Yen-carry trade refers to the practice of investors borrowing a low-yielding yen to invest in higher-yielding currencies and assets for gains from interest rate differences.
Deputy Prime Minister Kwon said in a posting on the Finance Ministrys website titled After Visiting the Asia Pacific Economic Cooperation Financial Ministers Meeting that the talks discussed the U.S. subprime mortgage situation and a possibility of clearing of yen-carry trade investments as risk factors for the global financial market.
Kwon added that the yen-carry trade was behind the instability of the international financial market and that excessive transactions to gain profits from interest rate differentials could disturb the macro economy of the country where investments were made.

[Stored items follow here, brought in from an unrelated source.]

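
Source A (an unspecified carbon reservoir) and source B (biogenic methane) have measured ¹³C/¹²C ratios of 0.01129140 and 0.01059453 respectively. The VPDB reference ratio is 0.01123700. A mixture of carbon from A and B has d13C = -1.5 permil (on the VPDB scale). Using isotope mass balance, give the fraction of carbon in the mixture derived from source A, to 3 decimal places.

0.898

δ_A = (0.01129140/0.01123700 − 1)×1000 = (1.004841 − 1)×1000 = 4.841 permil
δ_B = (0.01059453/0.01123700 − 1)×1000 = (0.942825 − 1)×1000 = -57.175 permil
f_A = (δ_mix − δ_B)/(δ_A − δ_B) = (-1.5 − (-57.175))/(4.841 − (-57.175))
f_A = 55.675 / 62.016 = 0.8977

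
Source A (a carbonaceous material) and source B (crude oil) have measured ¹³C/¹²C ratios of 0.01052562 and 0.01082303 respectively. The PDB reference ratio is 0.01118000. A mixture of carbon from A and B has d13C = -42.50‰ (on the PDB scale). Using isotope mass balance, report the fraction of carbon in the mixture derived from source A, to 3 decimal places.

δ_A = (0.01052562/0.01118000 − 1)×1000 = (0.941469 − 1)×1000 = -58.531‰
δ_B = (0.01082303/0.01118000 − 1)×1000 = (0.968071 − 1)×1000 = -31.929‰
f_A = (δ_mix − δ_B)/(δ_A − δ_B) = (-42.50 − (-31.929))/(-58.531 − (-31.929))
f_A = -10.571 / -26.602 = 0.3974

0.397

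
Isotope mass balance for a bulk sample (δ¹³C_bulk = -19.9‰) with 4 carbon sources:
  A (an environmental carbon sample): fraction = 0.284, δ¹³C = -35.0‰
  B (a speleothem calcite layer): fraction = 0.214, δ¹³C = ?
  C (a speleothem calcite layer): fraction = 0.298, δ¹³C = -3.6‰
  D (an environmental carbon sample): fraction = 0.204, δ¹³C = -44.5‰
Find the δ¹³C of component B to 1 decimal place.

Isotope mass balance: δ_bulk = Σ fᵢ·δᵢ.
-19.9 = 0.284×(-35.0) + 0.214×δ_B + 0.298×(-3.6) + 0.204×(-44.5)
0.214·δ_B = -19.9 − (-20.091) = 0.191
δ_B = 0.191 / 0.214 = 0.89‰

0.9‰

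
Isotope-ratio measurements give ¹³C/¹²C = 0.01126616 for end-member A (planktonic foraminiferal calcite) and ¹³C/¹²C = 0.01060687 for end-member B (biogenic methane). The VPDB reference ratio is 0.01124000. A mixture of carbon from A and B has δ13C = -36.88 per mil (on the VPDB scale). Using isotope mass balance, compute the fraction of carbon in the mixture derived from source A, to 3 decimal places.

0.332

δ_A = (0.01126616/0.01124000 − 1)×1000 = (1.002327 − 1)×1000 = 2.327 per mil
δ_B = (0.01060687/0.01124000 − 1)×1000 = (0.943672 − 1)×1000 = -56.328 per mil
f_A = (δ_mix − δ_B)/(δ_A − δ_B) = (-36.88 − (-56.328))/(2.327 − (-56.328))
f_A = 19.448 / 58.656 = 0.3316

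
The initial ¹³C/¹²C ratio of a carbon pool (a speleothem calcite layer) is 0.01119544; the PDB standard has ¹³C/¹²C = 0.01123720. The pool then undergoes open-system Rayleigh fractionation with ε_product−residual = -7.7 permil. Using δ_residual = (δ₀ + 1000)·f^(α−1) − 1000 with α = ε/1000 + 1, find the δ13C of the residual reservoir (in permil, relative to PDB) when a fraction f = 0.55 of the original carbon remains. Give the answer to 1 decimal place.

0.9 permil

δ₀ = (0.01119544/0.01123720 − 1)×1000 = (0.996284 − 1)×1000 = -3.716 permil
α − 1 = ε/1000 = -0.0077
f^(α−1) = 0.55^(-0.0077) = 1.004614
δ_res = (-3.716 + 1000) × 1.004614 − 1000 = 1000.881 − 1000 = 0.88 permil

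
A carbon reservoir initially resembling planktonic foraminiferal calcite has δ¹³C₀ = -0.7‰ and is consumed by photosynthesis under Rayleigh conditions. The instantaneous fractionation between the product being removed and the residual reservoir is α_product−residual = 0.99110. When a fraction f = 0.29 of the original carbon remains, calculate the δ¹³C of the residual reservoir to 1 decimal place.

Rayleigh residual: δ_res = (δ₀ + 1000)·f^(α−1) − 1000
α − 1 = -0.00890
f^(α−1) = 0.29^(-0.00890) = 1.011078
δ_res = (-0.7 + 1000) × 1.011078 − 1000 = 1010.370 − 1000 = 10.37‰

10.4‰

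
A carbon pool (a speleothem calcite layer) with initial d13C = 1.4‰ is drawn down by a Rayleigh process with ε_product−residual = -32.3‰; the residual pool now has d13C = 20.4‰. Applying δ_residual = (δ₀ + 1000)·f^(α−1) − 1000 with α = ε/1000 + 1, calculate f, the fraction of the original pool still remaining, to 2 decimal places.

α − 1 = ε/1000 = -0.0323
(δ_res + 1000)/(δ₀ + 1000) = (20.4 + 1000)/(1.4 + 1000) = 1020.4/1001.4 = 1.018973
f = 1.018973^(1/-0.0323) = exp(ln(1.018973)/-0.0323) = exp(0.01880/-0.0323)
f = exp(-0.5819) = 0.5588

0.56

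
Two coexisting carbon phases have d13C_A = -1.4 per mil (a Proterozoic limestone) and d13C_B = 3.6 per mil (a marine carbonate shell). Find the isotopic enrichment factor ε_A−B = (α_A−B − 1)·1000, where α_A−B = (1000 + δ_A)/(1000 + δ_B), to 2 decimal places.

-4.98 per mil

α_A−B = (1000 + -1.4) / (1000 + 3.6) = 998.6 / 1003.6 = 0.995018
ε_A−B = (0.995018 − 1) × 1000 = -4.982 per mil
(The approximation ε ≈ δ_A − δ_B would give -5.0 per mil.)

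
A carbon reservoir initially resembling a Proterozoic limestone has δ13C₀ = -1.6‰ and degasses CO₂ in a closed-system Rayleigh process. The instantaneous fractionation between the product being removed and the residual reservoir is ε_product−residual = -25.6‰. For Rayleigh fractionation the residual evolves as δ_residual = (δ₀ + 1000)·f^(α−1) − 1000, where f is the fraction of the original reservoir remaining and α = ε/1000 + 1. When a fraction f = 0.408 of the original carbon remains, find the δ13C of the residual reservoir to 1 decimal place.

Rayleigh residual: δ_res = (δ₀ + 1000)·f^(α−1) − 1000
α = ε/1000 + 1 = 0.97440, so α − 1 = -0.02560
f^(α−1) = 0.408^(-0.02560) = 1.023215
δ_res = (-1.6 + 1000) × 1.023215 − 1000 = 1021.578 − 1000 = 21.58‰

21.6‰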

As a classic example, he pointed out that enormous amount of capital from Japanese banks, which flooded into Finland, Norway, and Sweden in the 1980s, hiked up prices of assets including properties in the three Nordic countries.
In addition, he explained that withdrawal of funds by Japanese banks in November 1997 affected non-Japanese banks to follow in their footsteps ultimately setting off the financial crisis in Korea.
He also projected that the yen-carry trade will continue to be on top of the agenda as financial ministers around the world joined Korea in raising the issue.